India has on Friday given approval for the sixth Covid-19 vaccine for the country and the brand new one comes with the tag of being the world's first DNA vaccine against the pandemic. The Drug Controller of India has nodded for the emergency use of Zydus Cadila's three-dose Covid-19 vaccine in adults and children aged 12 years and above. Significantly, the sixth vaccine has entered the country two weeks after India introduced its fifth vaccine to beat the pandemic.
Zydus Cadila has said that it has planned to manufacture 100 million to 120 million doses of ZyCoV-D pandemic annually and has started to stock the doses. According to reports, Cadila has applied for the authorization of its vaccine on July 1, based on the efficacy rate of 66.6 per cent in a trial of over 28,000 volunteers worldwide.

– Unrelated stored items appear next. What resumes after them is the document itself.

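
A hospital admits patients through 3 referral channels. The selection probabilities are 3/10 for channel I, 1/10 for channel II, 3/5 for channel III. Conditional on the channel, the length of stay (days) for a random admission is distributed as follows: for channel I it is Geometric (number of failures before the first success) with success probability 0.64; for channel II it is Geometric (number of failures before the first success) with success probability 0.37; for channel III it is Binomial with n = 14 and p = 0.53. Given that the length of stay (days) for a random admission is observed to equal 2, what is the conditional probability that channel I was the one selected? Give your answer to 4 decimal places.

0.6018

Likelihoods P(X=2 | ·): I: 0.082944; II: 0.146853; III: 0.00297008.
Posterior ∝ prior × likelihood. Numerator for I: 0.3·0.082944 = 0.0248832.
Normalizing constant: 0.3·0.082944 + 0.1·0.146853 + 0.6·0.00297008 = 0.0413505.
P(I | observation) = 0.0248832 / 0.0413505 = 0.601762.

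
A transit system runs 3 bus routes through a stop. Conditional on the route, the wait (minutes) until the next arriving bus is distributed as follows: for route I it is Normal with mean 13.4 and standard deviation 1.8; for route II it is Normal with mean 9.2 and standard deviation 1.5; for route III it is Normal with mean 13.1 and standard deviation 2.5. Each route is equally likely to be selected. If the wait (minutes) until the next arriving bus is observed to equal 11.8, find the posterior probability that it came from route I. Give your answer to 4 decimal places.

0.4291

Likelihoods f(11.8 | ·): I: 0.149302; II: 0.0592123; III: 0.139397.
Posterior ∝ prior × likelihood. Numerator for I: 0.333333·0.149302 = 0.0497672.
Normalizing constant: 0.333333·0.149302 + 0.333333·0.0592123 + 0.333333·0.139397 = 0.11597.
P(I | observation) = 0.0497672 / 0.11597 = 0.429137.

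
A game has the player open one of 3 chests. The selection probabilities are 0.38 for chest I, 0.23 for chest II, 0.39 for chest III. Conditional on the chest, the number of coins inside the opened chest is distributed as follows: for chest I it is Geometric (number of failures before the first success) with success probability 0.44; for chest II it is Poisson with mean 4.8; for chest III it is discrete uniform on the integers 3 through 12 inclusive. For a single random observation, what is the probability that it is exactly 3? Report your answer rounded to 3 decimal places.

0.103

Conditional on each chest, P(X = 3): I: 0.077271; II: 0.151691; III: 0.1.
By total probability, P(X = 3) = 0.38·0.077271 + 0.23·0.151691 + 0.39·0.1 = 0.103252.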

Zydus Cadila's vaccine is developed in collaboration with the Department of Biotechnology and it has become the second indigenous vaccine to receive emergency authorization in India after Bharat Biotech's Covaxin.
The company has affirmed in July that its Covid-19 vaccine was effective against the new variants including the Delta variant and the shot is administered using a needle-free applicator instead of traditional syringes. ZyCoV-D is the world's first plasmid DNA vaccine against the Coronavirus and the vaccine uses a section of genetic material from the virus that gives instructions either to DNA or RNA to develop a specific protein that the immune system recognises and responds to. It must be noted that the DNA vaccines had previously worked well in animals, not in humans.
After getting administered, this DNA vaccine will teach the body's immune system to fight the real virus and the experts say that the DNA vaccines are cheap, safe, and stable and they can be stored at higher temperatures - 2 to 8C. Cadila Healthcare has said that its vaccine had shown good stability at 25C for at least three months and this factor will be helping the vaccine doses to be transported and stockpiled easily. The emergency authorization has come when the country has been preparing to vaccinate minors below 18 years of age while there has been a vaccination drive to inoculate doses for people who are above 18.
According to reports, India has given more than 570 million doses of three previously approved vaccines - Covishield, Covaxin, and Sputnik V, and about 13% of adults have been fully vaccinated and 47% have received at least one shot since the beginning of the vaccination programme in January this year. Earlier this month, the Union government has given Emergency Use Authorization (EUA) for the vaccine developed by global healthcare giant Johnson & Johnson.
While Johnson & Johnson vaccine is a single-dose vaccine, Cadila's DNA vaccine must be inoculated for three doses. With the latest development, India has six Covid-19 vaccines in its territory - Serum Institute of India's Covishield, Bharat Biotech's Covaxin, Russia's Sputnik V, America's Moderna and Johnson & Johnson vaccines, and Zydus Cadila's ZyCoV-D vaccine, which is the second indigenous vaccine in India.